1/23/20
Rosa Parks on Police Brutality: The Speech We Never Heard
Rounduptags: African American history, Rosa Parks, police brutality
Say Burgin is an assistant professor of history at Dickinson College, in Carlisle, Pennsylvania. Her essay on George Crockett is forthcoming in a collection with NYU Press. She is also the co-developer, along with Jeanne Theoharis, of the educational website on Rosa Parks. Follow her on Twitter @sayburgin.
In 1965, Rosa Parks would have had a lot to say about police brutality. By then, she had left Alabama in poverty and ill health — both brought on by the severe repercussions she faced following her 1955 bus stance — and had been living in Detroit for eight years. Between her years of political work with the Montgomery NAACP and the rampant police abuses in the Motor City, she could have cited a multitude of instances, explained how other facets of the criminal justice system enabled it, and theorized its place in the larger constellation of Jim Crow.

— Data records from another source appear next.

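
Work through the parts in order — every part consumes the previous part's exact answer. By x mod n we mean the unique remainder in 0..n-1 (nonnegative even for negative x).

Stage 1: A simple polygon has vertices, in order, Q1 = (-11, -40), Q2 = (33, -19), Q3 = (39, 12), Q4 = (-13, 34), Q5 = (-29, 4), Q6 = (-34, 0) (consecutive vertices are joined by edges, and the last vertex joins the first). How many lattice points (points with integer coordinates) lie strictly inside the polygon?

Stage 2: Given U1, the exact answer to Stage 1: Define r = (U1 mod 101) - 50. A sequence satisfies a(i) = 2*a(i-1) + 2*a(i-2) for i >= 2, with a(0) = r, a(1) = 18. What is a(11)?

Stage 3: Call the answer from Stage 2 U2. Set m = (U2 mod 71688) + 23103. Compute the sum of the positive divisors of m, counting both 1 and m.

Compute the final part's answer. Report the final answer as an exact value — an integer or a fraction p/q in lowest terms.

49560

Stage 1: cross terms: (-11*-19 - 33*-40)=1529, (33*12 - 39*-19)=1137, (39*34 - -13*12)=1482, (-13*4 - -29*34)=934, (-29*0 - -34*4)=136, (-34*-40 - -11*0)=1360; twice the area = |6578| = 6578; area = 3289; boundary points = 1 + 1 + 2 + 2 + 1 + 1 = 8; strictly interior points = area - boundary/2 + 1 = 3286; answer 3286
Stage 2: U1 = 3286; r = 4; a(2) = 2*(18) + 2*(4) = 44; iterating: a(2)=44, a(3)=124, a(4)=336, a(5)=920, a(6)=2512, a(7)=6864, a(8)=18752, a(9)=51232, a(10)=139968, a(11)=382400; answer 382400
Stage 3: U2 = 382400; m = 47063; 47063 = 19 * 2477; sigma = (1 + 19) * (1 + 2477) = 20 * 2478 = 49560; answer 49560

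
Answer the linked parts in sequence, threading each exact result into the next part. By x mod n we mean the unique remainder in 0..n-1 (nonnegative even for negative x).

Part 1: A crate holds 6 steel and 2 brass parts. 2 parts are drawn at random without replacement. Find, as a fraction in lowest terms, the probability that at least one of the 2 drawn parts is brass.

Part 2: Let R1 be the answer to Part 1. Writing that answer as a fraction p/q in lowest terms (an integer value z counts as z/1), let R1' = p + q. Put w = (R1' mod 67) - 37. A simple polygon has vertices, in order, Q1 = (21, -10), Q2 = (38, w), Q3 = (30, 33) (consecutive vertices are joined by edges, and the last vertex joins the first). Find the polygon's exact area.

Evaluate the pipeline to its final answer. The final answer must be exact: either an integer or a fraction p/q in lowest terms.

Part 1: total draws C(8,2) = 28; complement C(6,2) = 15; favorable 28 - 15 = 13; P = 13/28; answer 13/28
Part 2: R1 = 13/28; threaded value p + q = 41; w = 4; cross terms: (21*4 - 38*-10)=464, (38*33 - 30*4)=1134, (30*-10 - 21*33)=-993; twice the area = |605| = 605; area = 605/2; answer 605/2

605/2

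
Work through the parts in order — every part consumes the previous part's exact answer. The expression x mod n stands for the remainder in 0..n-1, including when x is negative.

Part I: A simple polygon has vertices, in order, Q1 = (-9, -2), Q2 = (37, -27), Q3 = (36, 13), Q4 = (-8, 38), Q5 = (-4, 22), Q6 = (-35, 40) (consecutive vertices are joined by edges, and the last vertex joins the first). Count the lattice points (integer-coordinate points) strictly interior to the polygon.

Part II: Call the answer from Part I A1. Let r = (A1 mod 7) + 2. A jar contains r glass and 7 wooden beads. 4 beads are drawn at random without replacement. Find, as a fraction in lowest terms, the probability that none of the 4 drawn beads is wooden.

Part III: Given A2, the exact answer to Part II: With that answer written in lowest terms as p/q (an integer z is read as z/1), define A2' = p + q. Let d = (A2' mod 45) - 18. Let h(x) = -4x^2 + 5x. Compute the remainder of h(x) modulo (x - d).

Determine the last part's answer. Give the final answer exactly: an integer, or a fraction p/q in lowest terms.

Part I: cross terms: (-9*-27 - 37*-2)=317, (37*13 - 36*-27)=1453, (36*38 - -8*13)=1472, (-8*22 - -4*38)=-24, (-4*40 - -35*22)=610, (-35*-2 - -9*40)=430; twice the area = |4258| = 4258; area = 2129; boundary points = 1 + 1 + 1 + 4 + 1 + 2 = 10; strictly interior points = area - boundary/2 + 1 = 2125; answer 2125
Part II: A1 = 2125; r = 6; total draws C(13,4) = 715; favorable C(6,4) = 15; P = 3/143; answer 3/143
Part III: A2 = 3/143; threaded value p + q = 146; d = -7; remainder = value at the root: -4*(-7)^2 + 5*(-7)^1 = (-196) + (-35) = -231; answer -231

-231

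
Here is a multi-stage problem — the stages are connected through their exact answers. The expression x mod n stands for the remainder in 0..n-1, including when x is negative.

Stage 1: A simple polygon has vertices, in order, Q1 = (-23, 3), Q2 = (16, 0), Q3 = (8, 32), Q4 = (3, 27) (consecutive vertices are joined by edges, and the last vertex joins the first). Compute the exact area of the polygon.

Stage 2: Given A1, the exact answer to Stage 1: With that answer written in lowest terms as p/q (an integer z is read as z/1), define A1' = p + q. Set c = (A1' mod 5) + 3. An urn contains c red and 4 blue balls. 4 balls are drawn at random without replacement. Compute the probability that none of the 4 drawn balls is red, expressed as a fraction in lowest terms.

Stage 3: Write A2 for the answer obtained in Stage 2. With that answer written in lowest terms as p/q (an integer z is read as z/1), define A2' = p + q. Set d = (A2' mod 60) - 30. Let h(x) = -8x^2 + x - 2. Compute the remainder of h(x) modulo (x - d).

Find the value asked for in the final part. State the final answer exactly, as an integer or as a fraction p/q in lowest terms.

-9

Stage 1: cross terms: (-23*0 - 16*3)=-48, (16*32 - 8*0)=512, (8*27 - 3*32)=120, (3*3 - -23*27)=630; twice the area = |1214| = 1214; area = 607; answer 607
Stage 2: A1 = 607; threaded value p + q = 608; c = 6; total draws C(10,4) = 210; favorable C(4,4) = 1; P = 1/210; answer 1/210
Stage 3: A2 = 1/210; threaded value p + q = 211; d = 1; remainder = value at the root: -8*(1)^2 + 1*(1)^1 - 2 = (-8) + (1) + (-2) = -9; answer -9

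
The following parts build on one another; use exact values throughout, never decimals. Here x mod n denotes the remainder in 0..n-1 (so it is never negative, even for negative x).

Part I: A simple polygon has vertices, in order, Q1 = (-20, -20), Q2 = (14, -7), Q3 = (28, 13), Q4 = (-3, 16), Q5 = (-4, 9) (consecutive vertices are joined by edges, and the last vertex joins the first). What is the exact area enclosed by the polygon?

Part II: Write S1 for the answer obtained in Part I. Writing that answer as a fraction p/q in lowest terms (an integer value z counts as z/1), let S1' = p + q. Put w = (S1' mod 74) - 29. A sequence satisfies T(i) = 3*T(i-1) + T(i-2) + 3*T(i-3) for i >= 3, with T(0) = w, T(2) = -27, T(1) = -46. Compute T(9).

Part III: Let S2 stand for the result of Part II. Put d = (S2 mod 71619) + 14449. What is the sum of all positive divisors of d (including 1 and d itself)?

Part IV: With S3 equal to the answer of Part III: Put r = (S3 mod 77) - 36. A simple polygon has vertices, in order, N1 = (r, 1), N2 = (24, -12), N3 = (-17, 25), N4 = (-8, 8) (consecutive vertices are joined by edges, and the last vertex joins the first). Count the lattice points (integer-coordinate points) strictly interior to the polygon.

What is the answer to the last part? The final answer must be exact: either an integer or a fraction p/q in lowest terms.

220

Part I: cross terms: (-20*-7 - 14*-20)=420, (14*13 - 28*-7)=378, (28*16 - -3*13)=487, (-3*9 - -4*16)=37, (-4*-20 - -20*9)=260; twice the area = |1582| = 1582; area = 791; answer 791
Part II: S1 = 791; threaded value p + q = 792; w = 23; T(3) = 3*(-27) + 1*(-46) + 3*(23) = -58; iterating: T(3)=-58, T(4)=-339, T(5)=-1156, T(6)=-3981, T(7)=-14116, T(8)=-49797, T(9)=-175450; answer -175450
Part III: S2 = -175450; d = 53856; 53856 = 2^5 * 3^2 * 11 * 17; sigma = (1 + 2 + 4 + 8 + 16 + 32) * (1 + 3 + 9) * (1 + 11) * (1 + 17) = 63 * 13 * 12 * 18 = 176904; answer 176904
Part IV: S3 = 176904; r = -1; cross terms: (-1*-12 - 24*1)=-12, (24*25 - -17*-12)=396, (-17*8 - -8*25)=64, (-8*1 - -1*8)=0; twice the area = |448| = 448; area = 224; boundary points = 1 + 1 + 1 + 7 = 10; strictly interior points = area - boundary/2 + 1 = 220; answer 220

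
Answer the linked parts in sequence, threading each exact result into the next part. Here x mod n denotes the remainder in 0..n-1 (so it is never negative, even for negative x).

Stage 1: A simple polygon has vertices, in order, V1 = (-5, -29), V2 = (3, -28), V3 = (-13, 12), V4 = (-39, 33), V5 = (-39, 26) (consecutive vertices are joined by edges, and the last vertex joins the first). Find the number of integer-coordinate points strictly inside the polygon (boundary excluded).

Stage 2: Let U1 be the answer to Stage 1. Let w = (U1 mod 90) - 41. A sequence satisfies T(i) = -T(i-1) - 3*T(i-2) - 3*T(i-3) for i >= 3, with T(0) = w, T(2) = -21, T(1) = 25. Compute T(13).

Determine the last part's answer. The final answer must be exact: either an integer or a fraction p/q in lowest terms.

-3615

Stage 1: cross terms: (-5*-28 - 3*-29)=227, (3*12 - -13*-28)=-328, (-13*33 - -39*12)=39, (-39*26 - -39*33)=273, (-39*-29 - -5*26)=1261; twice the area = |1472| = 1472; area = 736; boundary points = 1 + 8 + 1 + 7 + 1 = 18; strictly interior points = area - boundary/2 + 1 = 728; answer 728
Stage 2: U1 = 728; w = -33; T(3) = -1*(-21) - 3*(25) - 3*(-33) = 45; iterating: T(3)=45, T(4)=-57, T(5)=-15, T(6)=51, T(7)=165, T(8)=-273, T(9)=-375, T(10)=699, T(11)=1245, T(12)=-2217, T(13)=-3615; answer -3615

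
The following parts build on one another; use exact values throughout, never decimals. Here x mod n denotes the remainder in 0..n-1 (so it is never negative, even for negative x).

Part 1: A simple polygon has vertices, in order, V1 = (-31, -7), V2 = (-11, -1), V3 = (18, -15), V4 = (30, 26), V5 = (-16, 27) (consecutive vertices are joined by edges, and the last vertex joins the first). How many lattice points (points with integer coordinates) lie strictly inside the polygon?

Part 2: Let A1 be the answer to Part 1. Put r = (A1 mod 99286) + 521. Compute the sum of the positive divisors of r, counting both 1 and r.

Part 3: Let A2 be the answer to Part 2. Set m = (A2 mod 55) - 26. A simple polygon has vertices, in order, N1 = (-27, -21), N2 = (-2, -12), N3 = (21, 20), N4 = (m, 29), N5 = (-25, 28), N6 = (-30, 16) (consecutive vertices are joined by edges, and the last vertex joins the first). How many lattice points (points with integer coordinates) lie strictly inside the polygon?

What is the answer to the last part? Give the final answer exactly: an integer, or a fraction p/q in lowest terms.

Part 1: cross terms: (-31*-1 - -11*-7)=-46, (-11*-15 - 18*-1)=183, (18*26 - 30*-15)=918, (30*27 - -16*26)=1226, (-16*-7 - -31*27)=949; twice the area = |3230| = 3230; area = 1615; boundary points = 2 + 1 + 1 + 1 + 1 = 6; strictly interior points = area - boundary/2 + 1 = 1613; answer 1613
Part 2: A1 = 1613; r = 2134; 2134 = 2 * 11 * 97; sigma = (1 + 2) * (1 + 11) * (1 + 97) = 3 * 12 * 98 = 3528; answer 3528
Part 3: A2 = 3528; m = -18; cross terms: (-27*-12 - -2*-21)=282, (-2*20 - 21*-12)=212, (21*29 - -18*20)=969, (-18*28 - -25*29)=221, (-25*16 - -30*28)=440, (-30*-21 - -27*16)=1062; twice the area = |3186| = 3186; area = 1593; boundary points = 1 + 1 + 3 + 1 + 1 + 1 = 8; strictly interior points = area - boundary/2 + 1 = 1590; answer 1590

1590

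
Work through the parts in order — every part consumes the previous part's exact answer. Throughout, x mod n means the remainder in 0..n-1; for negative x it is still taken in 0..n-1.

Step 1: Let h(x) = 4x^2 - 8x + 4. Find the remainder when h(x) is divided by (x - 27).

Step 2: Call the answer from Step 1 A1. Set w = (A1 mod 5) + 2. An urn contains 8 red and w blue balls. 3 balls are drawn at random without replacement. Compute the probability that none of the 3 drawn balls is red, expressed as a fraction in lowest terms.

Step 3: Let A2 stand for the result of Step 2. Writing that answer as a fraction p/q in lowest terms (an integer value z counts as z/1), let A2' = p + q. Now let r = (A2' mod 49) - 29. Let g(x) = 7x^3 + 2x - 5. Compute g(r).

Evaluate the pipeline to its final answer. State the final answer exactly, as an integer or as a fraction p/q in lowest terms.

40855

Step 1: remainder = value at the root: 4*(27)^2 - 8*(27)^1 + 4 = (2916) + (-216) + (4) = 2704; answer 2704
Step 2: A1 = 2704; w = 6; total draws C(14,3) = 364; favorable C(6,3) = 20; P = 5/91; answer 5/91
Step 3: A2 = 5/91; threaded value p + q = 96; r = 18; 7*(18)^3 + 2*(18)^1 - 5 = (40824) + (36) + (-5) = 40855; answer 40855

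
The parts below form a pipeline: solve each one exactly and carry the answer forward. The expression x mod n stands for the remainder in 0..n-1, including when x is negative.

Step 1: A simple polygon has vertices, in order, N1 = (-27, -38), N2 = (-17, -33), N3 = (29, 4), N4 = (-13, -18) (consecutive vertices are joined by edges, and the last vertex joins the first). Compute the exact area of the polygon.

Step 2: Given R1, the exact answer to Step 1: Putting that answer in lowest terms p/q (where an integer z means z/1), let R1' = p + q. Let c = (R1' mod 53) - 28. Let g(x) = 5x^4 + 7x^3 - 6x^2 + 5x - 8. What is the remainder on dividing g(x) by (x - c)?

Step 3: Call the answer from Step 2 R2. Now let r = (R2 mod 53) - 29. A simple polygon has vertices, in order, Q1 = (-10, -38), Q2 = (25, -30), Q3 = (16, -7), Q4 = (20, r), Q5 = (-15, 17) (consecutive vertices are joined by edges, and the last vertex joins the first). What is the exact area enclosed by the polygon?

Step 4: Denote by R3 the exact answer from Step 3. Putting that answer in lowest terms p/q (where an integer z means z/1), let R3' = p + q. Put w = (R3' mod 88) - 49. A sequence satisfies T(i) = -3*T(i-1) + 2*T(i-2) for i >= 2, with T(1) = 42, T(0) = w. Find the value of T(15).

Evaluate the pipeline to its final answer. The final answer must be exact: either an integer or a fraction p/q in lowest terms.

1250578674

Step 1: cross terms: (-27*-33 - -17*-38)=245, (-17*4 - 29*-33)=889, (29*-18 - -13*4)=-470, (-13*-38 - -27*-18)=8; twice the area = |672| = 672; area = 336; answer 336
Step 2: R1 = 336; threaded value p + q = 337; c = -9; remainder = value at the root: 5*(-9)^4 + 7*(-9)^3 - 6*(-9)^2 + 5*(-9)^1 - 8 = (32805) + (-5103) + (-486) + (-45) + (-8) = 27163; answer 27163
Step 3: R2 = 27163; r = -2; cross terms: (-10*-30 - 25*-38)=1250, (25*-7 - 16*-30)=305, (16*-2 - 20*-7)=108, (20*17 - -15*-2)=310, (-15*-38 - -10*17)=740; twice the area = |2713| = 2713; area = 2713/2; answer 2713/2
Step 4: R3 = 2713/2; threaded value p + q = 2715; w = 26; T(2) = -3*(42) + 2*(26) = -74; iterating: T(2)=-74, T(3)=306, T(4)=-1066, T(5)=3810, T(6)=-13562, T(7)=48306, T(8)=-172042, T(9)=612738, T(10)=-2182298, T(11)=7772370, T(12)=-27681706, T(13)=98589858, T(14)=-351132986, T(15)=1250578674; answer 1250578674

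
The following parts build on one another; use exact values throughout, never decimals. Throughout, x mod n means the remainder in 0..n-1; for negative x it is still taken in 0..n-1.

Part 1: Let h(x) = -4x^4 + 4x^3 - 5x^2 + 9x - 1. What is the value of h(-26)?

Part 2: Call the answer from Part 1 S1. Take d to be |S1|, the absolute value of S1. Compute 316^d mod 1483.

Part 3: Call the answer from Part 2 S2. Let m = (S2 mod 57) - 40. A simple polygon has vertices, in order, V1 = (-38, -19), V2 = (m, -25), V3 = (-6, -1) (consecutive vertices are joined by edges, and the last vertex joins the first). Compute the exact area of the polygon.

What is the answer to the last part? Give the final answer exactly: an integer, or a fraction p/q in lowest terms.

Part 1: -4*(-26)^4 + 4*(-26)^3 - 5*(-26)^2 + 9*(-26)^1 - 1 = (-1827904) + (-70304) + (-3380) + (-234) + (-1) = -1901823; answer -1901823
Part 2: S1 = -1901823; d = 1901823; squarings mod 1483: 316^1=316, 316^2=495, 316^4=330, 316^8=641, 316^16=90, 316^32=685, 316^64=597, 316^128=489, 316^256=358, 316^512=626, 316^1024=364, 316^2048=509, 316^4096=1039, 316^8192=1380, 316^16384=228, 316^32768=79, 316^65536=309, 316^131072=569, 316^262144=467, 316^524288=88, 316^1048576=329; 316^1901823 = 316^1 * 316^2 * 316^4 * 316^8 * 316^16 * 316^32 * 316^64 * 316^128 * 316^1024 * 316^65536 * 316^262144 * 316^524288 * 316^1048576 = 505 (mod 1483); answer 505
Part 3: S2 = 505; m = 9; cross terms: (-38*-25 - 9*-19)=1121, (9*-1 - -6*-25)=-159, (-6*-19 - -38*-1)=76; twice the area = |1038| = 1038; area = 519; answer 519

519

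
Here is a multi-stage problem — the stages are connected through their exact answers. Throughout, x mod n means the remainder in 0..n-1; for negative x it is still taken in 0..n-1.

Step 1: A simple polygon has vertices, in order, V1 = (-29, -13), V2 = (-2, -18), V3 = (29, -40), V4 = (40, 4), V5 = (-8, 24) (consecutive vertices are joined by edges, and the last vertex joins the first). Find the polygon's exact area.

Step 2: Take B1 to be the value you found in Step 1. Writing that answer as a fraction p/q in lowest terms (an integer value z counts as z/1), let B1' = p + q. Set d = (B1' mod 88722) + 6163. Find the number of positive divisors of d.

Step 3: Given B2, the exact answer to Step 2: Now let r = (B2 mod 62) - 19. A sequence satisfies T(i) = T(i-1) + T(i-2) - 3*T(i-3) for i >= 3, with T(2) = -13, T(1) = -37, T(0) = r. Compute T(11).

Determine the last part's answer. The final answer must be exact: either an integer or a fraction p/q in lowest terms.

Step 1: cross terms: (-29*-18 - -2*-13)=496, (-2*-40 - 29*-18)=602, (29*4 - 40*-40)=1716, (40*24 - -8*4)=992, (-8*-13 - -29*24)=800; twice the area = |4606| = 4606; area = 2303; answer 2303
Step 2: B1 = 2303; threaded value p + q = 2304; d = 8467; 8467 is prime, so its only divisors are 1 and 8467; count = 2; answer 2
Step 3: B2 = 2; r = -17; T(3) = 1*(-13) + 1*(-37) - 3*(-17) = 1; iterating: T(3)=1, T(4)=99, T(5)=139, T(6)=235, T(7)=77, T(8)=-105, T(9)=-733, T(10)=-1069, T(11)=-1487; answer -1487

-1487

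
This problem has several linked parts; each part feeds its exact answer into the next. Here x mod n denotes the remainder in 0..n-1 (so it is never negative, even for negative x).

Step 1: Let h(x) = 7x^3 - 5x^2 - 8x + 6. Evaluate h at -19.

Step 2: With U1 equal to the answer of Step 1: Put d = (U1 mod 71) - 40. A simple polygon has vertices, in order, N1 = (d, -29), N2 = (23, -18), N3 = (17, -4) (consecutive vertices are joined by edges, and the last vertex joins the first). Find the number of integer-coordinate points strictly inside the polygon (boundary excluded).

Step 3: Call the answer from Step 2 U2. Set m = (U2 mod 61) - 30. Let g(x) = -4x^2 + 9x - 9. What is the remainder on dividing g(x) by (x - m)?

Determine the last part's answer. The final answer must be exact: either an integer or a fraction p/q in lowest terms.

Step 1: 7*(-19)^3 - 5*(-19)^2 - 8*(-19)^1 + 6 = (-48013) + (-1805) + (152) + (6) = -49660; answer -49660
Step 2: U1 = -49660; d = 0; cross terms: (0*-18 - 23*-29)=667, (23*-4 - 17*-18)=214, (17*-29 - 0*-4)=-493; twice the area = |388| = 388; area = 194; boundary points = 1 + 2 + 1 = 4; strictly interior points = area - boundary/2 + 1 = 193; answer 193
Step 3: U2 = 193; m = -20; remainder = value at the root: -4*(-20)^2 + 9*(-20)^1 - 9 = (-1600) + (-180) + (-9) = -1789; answer -1789

-1789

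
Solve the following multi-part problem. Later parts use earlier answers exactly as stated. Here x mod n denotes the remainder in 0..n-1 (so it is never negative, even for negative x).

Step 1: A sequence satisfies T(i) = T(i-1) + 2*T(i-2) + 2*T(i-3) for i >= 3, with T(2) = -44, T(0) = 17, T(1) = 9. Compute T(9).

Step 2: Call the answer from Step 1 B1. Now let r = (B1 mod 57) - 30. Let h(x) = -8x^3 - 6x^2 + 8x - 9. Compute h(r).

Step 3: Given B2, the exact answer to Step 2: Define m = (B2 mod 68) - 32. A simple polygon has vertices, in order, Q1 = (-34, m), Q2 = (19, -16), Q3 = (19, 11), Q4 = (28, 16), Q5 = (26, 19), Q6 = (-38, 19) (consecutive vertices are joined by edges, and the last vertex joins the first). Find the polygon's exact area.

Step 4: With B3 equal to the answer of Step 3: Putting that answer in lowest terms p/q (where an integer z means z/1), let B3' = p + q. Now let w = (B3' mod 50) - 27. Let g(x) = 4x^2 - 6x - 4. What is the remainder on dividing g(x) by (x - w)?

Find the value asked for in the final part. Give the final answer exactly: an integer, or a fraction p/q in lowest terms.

36

Step 1: T(3) = 1*(-44) + 2*(9) + 2*(17) = 8; iterating: T(3)=8, T(4)=-62, T(5)=-134, T(6)=-242, T(7)=-634, T(8)=-1386, T(9)=-3138; answer -3138
Step 2: B1 = -3138; r = 24; -8*(24)^3 - 6*(24)^2 + 8*(24)^1 - 9 = (-110592) + (-3456) + (192) + (-9) = -113865; answer -113865
Step 3: B2 = -113865; m = 3; cross terms: (-34*-16 - 19*3)=487, (19*11 - 19*-16)=513, (19*16 - 28*11)=-4, (28*19 - 26*16)=116, (26*19 - -38*19)=1216, (-38*3 - -34*19)=532; twice the area = |2860| = 2860; area = 1430; answer 1430
Step 4: B3 = 1430; threaded value p + q = 1431; w = 4; remainder = value at the root: 4*(4)^2 - 6*(4)^1 - 4 = (64) + (-24) + (-4) = 36; answer 36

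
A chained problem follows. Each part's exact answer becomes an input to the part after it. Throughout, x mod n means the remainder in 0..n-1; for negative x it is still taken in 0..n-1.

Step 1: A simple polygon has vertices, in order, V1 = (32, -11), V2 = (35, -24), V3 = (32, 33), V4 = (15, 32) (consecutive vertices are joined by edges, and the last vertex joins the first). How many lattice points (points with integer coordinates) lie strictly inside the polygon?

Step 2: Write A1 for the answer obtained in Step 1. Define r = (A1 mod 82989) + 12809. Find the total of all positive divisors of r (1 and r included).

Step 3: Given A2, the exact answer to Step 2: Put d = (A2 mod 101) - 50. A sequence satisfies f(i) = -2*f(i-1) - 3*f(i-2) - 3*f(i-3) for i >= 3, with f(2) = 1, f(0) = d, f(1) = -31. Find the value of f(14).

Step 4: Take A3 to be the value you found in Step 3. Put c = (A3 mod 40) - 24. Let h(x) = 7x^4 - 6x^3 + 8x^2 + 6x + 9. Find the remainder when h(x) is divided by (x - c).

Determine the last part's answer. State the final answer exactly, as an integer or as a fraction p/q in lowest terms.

Step 1: cross terms: (32*-24 - 35*-11)=-383, (35*33 - 32*-24)=1923, (32*32 - 15*33)=529, (15*-11 - 32*32)=-1189; twice the area = |880| = 880; area = 440; boundary points = 1 + 3 + 1 + 1 = 6; strictly interior points = area - boundary/2 + 1 = 438; answer 438
Step 2: A1 = 438; r = 13247; 13247 = 13 * 1019; sigma = (1 + 13) * (1 + 1019) = 14 * 1020 = 14280; answer 14280
Step 3: A2 = 14280; d = -11; f(3) = -2*(1) - 3*(-31) - 3*(-11) = 124; iterating: f(3)=124, f(4)=-158, f(5)=-59, f(6)=220, f(7)=211, f(8)=-905, f(9)=517, f(10)=1048, f(11)=-932, f(12)=-2831, f(13)=5314, f(14)=661; answer 661
Step 4: A3 = 661; c = -3; remainder = value at the root: 7*(-3)^4 - 6*(-3)^3 + 8*(-3)^2 + 6*(-3)^1 + 9 = (567) + (162) + (72) + (-18) + (9) = 792; answer 792

792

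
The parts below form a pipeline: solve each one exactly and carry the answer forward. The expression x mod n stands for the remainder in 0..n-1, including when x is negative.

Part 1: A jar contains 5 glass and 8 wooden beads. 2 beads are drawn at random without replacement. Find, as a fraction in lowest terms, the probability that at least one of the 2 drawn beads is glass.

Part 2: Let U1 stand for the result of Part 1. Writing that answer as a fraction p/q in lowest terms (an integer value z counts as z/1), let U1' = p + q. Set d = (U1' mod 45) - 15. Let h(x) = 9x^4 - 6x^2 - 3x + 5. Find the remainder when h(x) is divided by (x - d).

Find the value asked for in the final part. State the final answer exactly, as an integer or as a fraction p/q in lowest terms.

Part 1: total draws C(13,2) = 78; complement C(8,2) = 28; favorable 78 - 28 = 50; P = 25/39; answer 25/39
Part 2: U1 = 25/39; threaded value p + q = 64; d = 4; remainder = value at the root: 9*(4)^4 - 6*(4)^2 - 3*(4)^1 + 5 = (2304) + (-96) + (-12) + (5) = 2201; answer 2201

2201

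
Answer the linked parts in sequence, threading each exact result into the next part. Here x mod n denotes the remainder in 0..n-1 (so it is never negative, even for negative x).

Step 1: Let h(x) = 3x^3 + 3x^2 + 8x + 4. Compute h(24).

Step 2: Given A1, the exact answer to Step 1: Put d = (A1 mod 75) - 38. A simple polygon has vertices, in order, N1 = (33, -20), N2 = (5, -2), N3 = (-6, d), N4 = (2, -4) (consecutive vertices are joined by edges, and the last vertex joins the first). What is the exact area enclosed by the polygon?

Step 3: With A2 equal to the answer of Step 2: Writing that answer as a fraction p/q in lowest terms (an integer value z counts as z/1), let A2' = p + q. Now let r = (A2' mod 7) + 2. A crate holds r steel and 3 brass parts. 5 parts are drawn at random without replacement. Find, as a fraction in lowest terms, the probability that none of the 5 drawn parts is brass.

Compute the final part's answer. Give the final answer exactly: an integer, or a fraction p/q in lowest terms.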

As Jeanne Theoharis’s The Rebellious Life of Mrs. Rosa Parks makes clear — and as our educational website highlights — the criminal legal system was a focal point in her decades of activism. She married Raymond Parks at a time when he formed part of a secret network aimed at freeing the wrongfully-accused Scottsboro Boys. In the 1940s, she sought justice for Black women like Recy Taylor and Gertrude Perkins, who had been raped by white men but found no justice in the courts. Given the chance, she might have connected these earlier histories to police brutality by making the case that, if police brutality were a coin, over-policing Black communities represented one side while under-policing white criminality was the other.
She might have also spoken about the ways in which police brutality served as a major enforcement mechanism for bus segregation. After all, she lived in Montgomery by the time Viola White made her own stance against bus segregation in 1944; not only did police beat and arrest her, they sought retaliation through raping her 16-year-old daughter. Maybe she would have talked about the massive over-policing of the Montgomery bus boycott, where police gave hundreds of tickets to carpoolers hoping to break the boycott’s back.
If called on to rail against police brutality in the North, Parks might have emphasized the 1963 killing of Cynthia Scott, a well-liked and well-known Black sex worker who police shot in the back and stomach. Parks had lived in Detroit for six years by this time. She was uniquely placed to connect such instances of brutality in the North to those she experienced and organized around in the South — which she actually did in a speech to the Alabama club in the late 1960s.